I think back to my mis-spent youth as a thumb sucker and the many means of torture used to make me normal. I remember the black leather thumb covering, with the wrist strap and the buckle. I suspect that they are no longer available, I hope. The guilt associated with this pleasure habit was long lasting, but ineffective, besides, his motivations are different.

He is right handed. The whole arm hangs uselessly throughout the afternoon and evening as if paralyzed. His left hand can’t compensate. It is an extreme solution but a logical one. I’ve seen this performance from both the boys over the years. The hurt foot means they resort to a crawl on hands and knees, effective and no longer surprising. I wait until bed time to offer assistance, when he is calmer and possibly more compliant.

He whimpers in bed, left hand cradling the injured one. Real tears course over his face, a damp patch either side of his head on the pillow. I explain the strategy with care, ensuring that the last word I use is ‘cream.’ ‘Cream,’ is unfortunately one of his trigger words and my face is far too close to his when he shrieks and dives for cover.

I use his brother, a neutral party in the next bed. “What are dey?” he asks as I dangle one from each of my hands. “I don’t know, you tell me? Do they look familiar?”
“Er yes……dey are be gloves?”
“You’re right! But whose gloves do you think they are?”
“Er……..dey are Mario’s gloves? DAY ARE MARIO’S GLOVES! WOO HOO!” He can’t fake his reaction and the message filters through the six foot of muffled bed coverings to his little brother. His head pops out to see the white cotton gloves, eyes on stalks, the power of auto suggestion. “Are dey Mario’s gloves?”
“No really, they’re mine. I wear them at night when my hands hurt sometimes.” He pauses. I dangle. “May be…..maybe you are be a good sharer wiv me?”
“Oh I don’t know about that. They’re very special gloves. You might lose them?”
“No.”
“O.k. here the deal.”
“Wot?”
“Cream first then gloves.” His hands fly to cover his mouth with the puffed out cheeks of those on the cusp of explosion. We spend several more minutes in silent negotiation and hot air exchange, huffs, puffs and sighs. He extends his arms, squeezes his eyes tight shut and submits to a slathering.

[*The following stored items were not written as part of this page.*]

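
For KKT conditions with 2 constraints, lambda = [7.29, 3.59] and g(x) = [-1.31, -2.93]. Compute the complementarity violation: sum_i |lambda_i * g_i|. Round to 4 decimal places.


KKT complementary slackness check:
lambda_1 * g_1 = 7.29 * -1.31 = -9.5499
lambda_2 * g_2 = 3.59 * -2.93 = -10.5187
Total violation = 9.5499 + 10.5187 = 20.0686


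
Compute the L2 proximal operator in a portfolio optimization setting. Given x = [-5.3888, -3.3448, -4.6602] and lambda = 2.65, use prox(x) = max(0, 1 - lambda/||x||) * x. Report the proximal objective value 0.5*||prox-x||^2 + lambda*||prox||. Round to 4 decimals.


Step 1: Compute ||x||.
||x|| = 7.8705
Step 2: Compute scaling factor.
scale = max(0, 1 - 2.65/7.8705) = 0.6633
Step 3: prox(x) = [-3.5744, -2.2186, -3.0911]
||prox(x)|| = 5.2205
Step 4: Proximal objective.
0.5*||prox-x||^2 = 3.5113
lambda*||prox|| = 13.8343
Total = 17.3455


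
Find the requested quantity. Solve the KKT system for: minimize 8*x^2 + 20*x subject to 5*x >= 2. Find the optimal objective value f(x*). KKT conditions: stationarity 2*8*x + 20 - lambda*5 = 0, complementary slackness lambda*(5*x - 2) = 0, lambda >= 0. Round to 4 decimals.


Step 1: Try lambda = 0 (constraint inactive).
x_unc = -20/(2*8) = -1.25
Check: 5*-1.25 = -6.25 < 2 -- violated!
Step 2: Constraint must be active: 5*x = 2
x* = 2/5 = 0.4
lambda = (2*8*0.4 + 20)/5 = 5.28
Step 3: Compute optimal value.
f(x*) = 8*0.4^2 + 20*0.4 = 9.28


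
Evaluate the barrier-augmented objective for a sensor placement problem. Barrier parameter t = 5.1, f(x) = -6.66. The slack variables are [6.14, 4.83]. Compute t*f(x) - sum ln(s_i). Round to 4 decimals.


Step 1: Compute log-barrier.
ln values: [1.8148, 1.5748]
phi = -(1.8148 + 1.5748) = -3.3897
Step 2: Compute augmented objective.
t*f(x) = 5.1*-6.66 = -33.966
Total = -33.966 - 3.3897 = -37.3557


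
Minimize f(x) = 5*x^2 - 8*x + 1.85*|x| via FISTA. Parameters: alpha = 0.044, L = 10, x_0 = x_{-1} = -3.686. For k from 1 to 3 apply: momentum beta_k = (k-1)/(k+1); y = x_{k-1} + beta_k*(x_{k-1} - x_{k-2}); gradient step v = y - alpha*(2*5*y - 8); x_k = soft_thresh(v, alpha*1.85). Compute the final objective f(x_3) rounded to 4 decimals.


FISTA on f(x) = 5*x^2 - 8*x + 1.85*|x|
L = 10, alpha = 0.044
Iteration 1: beta = 0.0, y = -3.686 + 0.0*(-3.686 + 3.686) = -3.686
  grad(y) = -44.86, v = y - alpha*grad = -1.7122
  prox(v) = soft_thresh(-1.7122, 0.0814) = -1.6308
Iteration 2: beta = 0.3333, y = -1.6308 + 0.3333*(-1.6308 + 3.686) = -0.9457
  grad(y) = -17.4568, v = y - alpha*grad = -0.1776
  prox(v) = soft_thresh(-0.1776, 0.0814) = -0.0962
Iteration 3: beta = 0.5, y = -0.0962 + 0.5*(-0.0962 + 1.6308) = 0.6711
  grad(y) = -1.2889, v = y - alpha*grad = 0.7278
  prox(v) = soft_thresh(0.7278, 0.0814) = 0.6464
f(x_3) = 5*0.6464^2 - 8*0.6464 + 1.85*|0.6464| = -1.8862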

His convulsions of revulsion are genuine, cold, sticky and abhorrent. “Now for the gloves!” We dither with digits, finger isolation and fabric until each hand is encased, protected and ready to submit to healing during the night. His hands lie on top of the duvet cover quivering and twitching, alien and isolated, traitors. A rigid little packet of nerve endings.

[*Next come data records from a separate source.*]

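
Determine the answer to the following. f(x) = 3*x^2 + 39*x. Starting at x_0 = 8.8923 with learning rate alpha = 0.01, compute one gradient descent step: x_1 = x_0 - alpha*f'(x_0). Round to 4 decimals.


We compute the gradient at x_0 and apply the update.
f'(x) = 6*x + 39
f'(8.8923) = 6*8.8923 + 39 = 92.3538
x_1 = 8.8923 - 0.01*92.3538 = 7.9688


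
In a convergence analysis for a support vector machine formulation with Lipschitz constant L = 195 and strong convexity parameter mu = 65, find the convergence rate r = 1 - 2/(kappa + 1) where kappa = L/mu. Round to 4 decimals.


Step 1: Compute the condition number.
kappa = L/mu = 195/65 = 3.0
Step 2: Compute the convergence rate.
r = 1 - 2/(kappa + 1) = 1 - 2*mu/(L + mu) = (L - mu)/(L + mu) = 130/260 = 0.5


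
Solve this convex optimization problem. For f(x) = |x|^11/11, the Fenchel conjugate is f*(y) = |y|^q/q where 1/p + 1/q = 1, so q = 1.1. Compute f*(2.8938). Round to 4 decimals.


The conjugate exponent q satisfies 1/p + 1/q = 1.
p = 11, so q = 11/(11 - 1) = 1.1
|y|^q = 2.8938^1.1 = 3.2182
f*(2.8938) = 3.2182 / 1.1 = 2.9257


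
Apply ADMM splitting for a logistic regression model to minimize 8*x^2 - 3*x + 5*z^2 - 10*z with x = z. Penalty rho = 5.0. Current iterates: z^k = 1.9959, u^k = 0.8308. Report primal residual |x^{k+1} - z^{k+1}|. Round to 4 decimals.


ADMM iteration with rho = 5.0, z^k = 1.9959, u^k = 0.8308
Step 1: x-update.
Minimize 8*x^2 - 3*x + (5.0/2)*(x - 1.9959 + 0.8308)^2
FOC: (2*8 + 5.0)*x = 3 + 5.0*(1.9959 - 0.8308)
x^{k+1} = 0.4203
Step 2: z-update.
Minimize 5*z^2 - 10*z + (5.0/2)*(0.4203 - z + 0.8308)^2
FOC: (2*5 + 5.0)*z = 10 + 5.0*(0.4203 + 0.8308)
z^{k+1} = 1.0837
Step 3: u-update.
u^{k+1} = 0.8308 + 0.4203 - 1.0837 = 0.1674
Step 4: Primal residual = |0.4203 - 1.0837| = 0.6634


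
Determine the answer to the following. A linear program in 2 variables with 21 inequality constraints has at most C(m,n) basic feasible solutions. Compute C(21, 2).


Each vertex corresponds to some choice of n active constraints out of m, so the number of vertices is at most C(m, n) = m! / (n!(m-n)!).
m = 21, n = 2
Numerator: 21 * 20
Denominator: 2! = 2
C(21, 2) = 210


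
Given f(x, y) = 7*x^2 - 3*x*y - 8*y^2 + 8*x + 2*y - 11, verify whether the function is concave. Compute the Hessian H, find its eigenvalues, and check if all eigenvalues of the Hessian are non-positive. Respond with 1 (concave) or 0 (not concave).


The Hessian of f(x,y) = 7*x^2 - 3*x*y - 8*y^2 + 8*x + 2*y - 11 is:
H = [[14, -3], [-3, -16]]
Trace = 14 - 16 = -2
Determinant = 14*-16 - (-3)^2 = -233
Discriminant = (-2)^2 - 4*-233 = 936.0
Eigenvalues: lambda_1 = -16.2971, lambda_2 = 14.2971
The function is not concave.

0


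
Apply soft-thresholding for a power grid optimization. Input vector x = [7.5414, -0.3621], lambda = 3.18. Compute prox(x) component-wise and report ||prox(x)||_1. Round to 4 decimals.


Soft-thresholding with lambda = 3.18:
prox(7.5414) = sign(7.5414)*max(|7.5414| - 3.18, 0) = 4.3614
prox(-0.3621) = sign(-0.3621)*max(|-0.3621| - 3.18, 0) = 0.0
prox(x) = [4.3614, 0.0]
||prox(x)||_1 = 4.3614 + 0.0 = 4.3614


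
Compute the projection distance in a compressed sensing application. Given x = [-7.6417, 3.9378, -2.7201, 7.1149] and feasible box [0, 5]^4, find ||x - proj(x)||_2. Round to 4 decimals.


Project each component onto [0, 5].
clip(-7.6417) = 0.0, clip(3.9378) = 3.9378, clip(-2.7201) = 0.0, clip(7.1149) = 5.0
Projection = [0.0, 3.9378, 0.0, 5.0]
Squared diffs: [58.3956, 0.0, 7.3989, 4.4728]
Distance = sqrt(70.2673) = 8.3826


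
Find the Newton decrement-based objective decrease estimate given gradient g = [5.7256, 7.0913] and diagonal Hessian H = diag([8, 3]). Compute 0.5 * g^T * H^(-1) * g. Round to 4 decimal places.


Step 1: H is diagonal, so H^(-1) * g = [0.7157, 2.3638].
Step 2: g^T H^(-1) g = sum_i g_i^2 / H_ii
  = (5.7256)^2/8 + (7.0913)^2/3
  = 4.0978 + 16.7622 = 20.86
Step 3: Objective decrease = 0.5 * g^T H^(-1) g = 10.43


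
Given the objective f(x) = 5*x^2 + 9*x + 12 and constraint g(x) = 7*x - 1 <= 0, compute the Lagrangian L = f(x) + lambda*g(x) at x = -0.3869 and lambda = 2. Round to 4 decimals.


Step 1: Evaluate f(x).
f(-0.3869) = 5*(-0.3869)^2 + 9*(-0.3869) + 12 = 9.2664
Step 2: Evaluate g(x).
g(-0.3869) = 7*-0.3869 - 1 = -3.7083
Step 3: Compute Lagrangian.
L = 9.2664 + 2*-3.7083 = 1.8498


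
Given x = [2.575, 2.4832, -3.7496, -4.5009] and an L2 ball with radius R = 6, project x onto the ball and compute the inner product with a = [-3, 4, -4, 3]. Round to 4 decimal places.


Step 1: Compute ||x|| (intermediates to 6 decimals).
||x|| = sqrt(2.575^2 + 2.4832^2 + (-3.7496)^2 + (-4.5009)^2) = 6.864001
Step 2: Project.
Since ||x|| > R, scale = R/||x|| = 6/6.864001 = 0.874126, proj(x) = scale * x
proj(x) = [2.250874, 2.17063, -3.277623, -3.934354]
Step 3: Dot product.
a^T * proj(x) = -3*2.250874 + 4*2.17063 - 4*(-3.277623) + 3*(-3.934354) = 3.2373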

I check on him later, before I go to bed myself. He maintains the same position, a soldier on duty, his body vigilant, the gloves still in place, a statue of resignation. Supreme being that I most surely am, I have any number of talents, but even if I were 7 rather than 47, I would be incapable of lying immobile for 10 hours, asleep or awake.

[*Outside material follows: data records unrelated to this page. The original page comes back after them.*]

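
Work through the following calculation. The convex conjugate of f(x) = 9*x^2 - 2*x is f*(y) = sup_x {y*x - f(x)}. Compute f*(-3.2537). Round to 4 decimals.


f*(y) = sup_x {y*x - a*x^2 - b*x} = sup_x {(y-b)*x - a*x^2}
FOC: (y - b) - 2a*x = 0 => x* = (y - b)/(2a)
x* = (-3.2537 + 2)/(2*9) = -0.0697
f*(-3.2537) = (y-b)^2/(4a) = (-3.2537 + 2)^2/(4*9)
= 1.5718/36 = 0.0437


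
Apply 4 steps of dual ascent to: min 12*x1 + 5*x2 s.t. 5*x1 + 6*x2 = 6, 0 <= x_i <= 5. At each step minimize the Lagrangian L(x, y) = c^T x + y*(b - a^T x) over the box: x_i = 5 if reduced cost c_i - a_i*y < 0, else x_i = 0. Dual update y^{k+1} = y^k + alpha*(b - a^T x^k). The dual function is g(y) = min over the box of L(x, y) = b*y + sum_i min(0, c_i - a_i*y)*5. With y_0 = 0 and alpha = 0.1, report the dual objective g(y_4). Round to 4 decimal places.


Dual ascent for LP: min 12*x1 + 5*x2, 5*x1 + 6*x2 = 6, 0 <= x_i <= 5
Step 1: y^k = 0.0, reduced costs: (12.0, 5.0)
  x^k = (0.0, 0.0), subgradient = b - a^T x = 6.0
  y^{k+1} = 0.0 + 0.1*6.0 = 0.6
Step 2: y^k = 0.6, reduced costs: (9.0, 1.4)
  x^k = (0.0, 0.0), subgradient = b - a^T x = 6.0
  y^{k+1} = 0.6 + 0.1*6.0 = 1.2
Step 3: y^k = 1.2, reduced costs: (6.0, -2.2)
  x^k = (0.0, 5.0), subgradient = b - a^T x = -24.0
  y^{k+1} = 1.2 + 0.1*-24.0 = -1.2
Step 4: y^k = -1.2, reduced costs: (18.0, 12.2)
  x^k = (0.0, 0.0), subgradient = b - a^T x = 6.0
  y^{k+1} = -1.2 + 0.1*6.0 = -0.6
Dual objective at y_4 = -0.6: reduced costs (15.0, 8.6), box minimizer x = (0.0, 0.0)
g(y_4) = b*y + (c1 - a1*y)*x1 + (c2 - a2*y)*x2 = 6*(-0.6) + 15.0*0.0 + 8.6*0.0 = -3.6 + 0.0 + 0.0 = -3.6


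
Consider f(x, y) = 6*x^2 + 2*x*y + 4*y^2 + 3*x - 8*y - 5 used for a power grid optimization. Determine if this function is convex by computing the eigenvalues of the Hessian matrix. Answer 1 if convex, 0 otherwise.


The Hessian of f(x,y) = 6*x^2 + 2*x*y + 4*y^2 + 3*x - 8*y - 5 is:
H = [[12, 2], [2, 8]]
Trace = 12 + 8 = 20
Determinant = 12*8 - (2)^2 = 92
Discriminant = (20)^2 - 4*92 = 32.0
Eigenvalues: lambda_1 = 7.1716, lambda_2 = 12.8284
The function is convex.

1


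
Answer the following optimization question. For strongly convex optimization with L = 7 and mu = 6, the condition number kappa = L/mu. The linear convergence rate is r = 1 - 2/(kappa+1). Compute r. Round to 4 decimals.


Step 1: Compute the condition number.
kappa = L/mu = 7/6 = 1.1667
Step 2: Compute the convergence rate.
r = 1 - 2/(kappa + 1) = 1 - 2*mu/(L + mu) = (L - mu)/(L + mu) = 1/13 = 0.0769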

For other people, it’s the only option.

5 comments:

Family Adventure said...

Maddy, I've said this before, but you are brilliant. I only wish he could have had those gloves earlier in the day, though I suppose you wouldn't have been able to calm him down long enough for him to realize the coolness of the Mario gloves.

Poor little one! Thank goodness for his brother's perceptive insights on how awesome those gloves are!

Heidi

Jade said...

My goodness. Amazing how the power of mario can change the world eh? You are a very crafty mom. You should take pride in that! Quick on your feet. You've got to be!

Carrie Wilson Link said...

Take an A, Mom.

Angela DeRossett said...

I too have experienced the phenomenon that is a child laying still, sound asleep for ten hours. When Xan broke his arm on the trampoline... the last time he was sick and he had to have an IV... Amazing thing, isn't it?

purple_kangaroo said...

Awww. I hope the hand is better now.